Furthermore, I still have residual effects from the O (oncovin) in R-CHOP (my chemo regimen) that are causing weird tingling/vibrating feelings in my legs and feet.  Dr. Henry encouraged me to go ahead and do whatever feels good and right.  Don't look for things to get nervous about (HA! easy enough for him to say) and if you are ready to expand your family, go ahead and do so.  I don't need to wait a certain period of time in remission since there is no telling if or when the lymphoma will resurface.  He does not believe that pregnancy would cause a recurrence (which I was afraid of), but he said if that were to happen, there are multiple options for treating me during the 2nd and 3rd trimesters.  This is if we were to even conceive at all, which I in no way believe is a foregone conclusion.

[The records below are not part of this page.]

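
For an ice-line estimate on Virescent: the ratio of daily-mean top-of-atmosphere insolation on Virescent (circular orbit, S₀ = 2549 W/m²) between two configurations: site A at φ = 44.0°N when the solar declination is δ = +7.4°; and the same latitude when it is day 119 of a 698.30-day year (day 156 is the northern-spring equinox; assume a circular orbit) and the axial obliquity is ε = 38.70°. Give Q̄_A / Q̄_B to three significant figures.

Q̄_A / Q̄_B ≈ 1.73

— Configuration A (φ=+44.0°):
cos H₀ = −tan(+44.0°) tan(+7.400°) = -0.1254, H₀ = 1.6965 rad.
Bracket: H₀ sin φ sin δ + cos φ cos δ sin H₀ = 1.6965×0.69466×0.12880 + 0.71934×0.99167×0.99210 = 0.151790 + 0.707712 = 0.859502.
Q̄ = (S₀/π) × [bracket] = (2549/π) × 0.859502 = 697.38 W/m².
— Configuration B (φ=+44.0°):
Solar longitude: λ_s = 360° × (119 − 156)/698.30 = -19.075°, i.e. -19.075° + 360° = 340.925°.
sin δ = sin 38.70° × sin 340.925° = -0.20433, so δ = -11.790°.
cos H₀ = −tan(+44.0°) tan(-11.790°) = 0.2016, H₀ = 1.3678 rad.
Bracket: H₀ sin φ sin δ + cos φ cos δ sin H₀ = 1.3678×0.69466×-0.20433 + 0.71934×0.97890×0.97947 = -0.194145 + 0.689705 = 0.495560.
Q̄ = (S₀/π) × [bracket] = (2549/π) × 0.495560 = 402.08 W/m².
Ratio Q̄_A / Q̄_B = 697.38 / 402.08 = 1.734.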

Big breath.  Definitely feeling reassured after meeting with him and hearing only good things.  This afternoon it is arts and crafts here at our house.  Judah and I took an egg carton and shoe box to make his first diorama of The Very Hungry Caterpillar (I swear, it was his idea).  Will post pictures of the finished product.  Paint is drying so we can add the finishing touches. 

Next scan will be a CT in June.  Will probably start to panic about that May 1.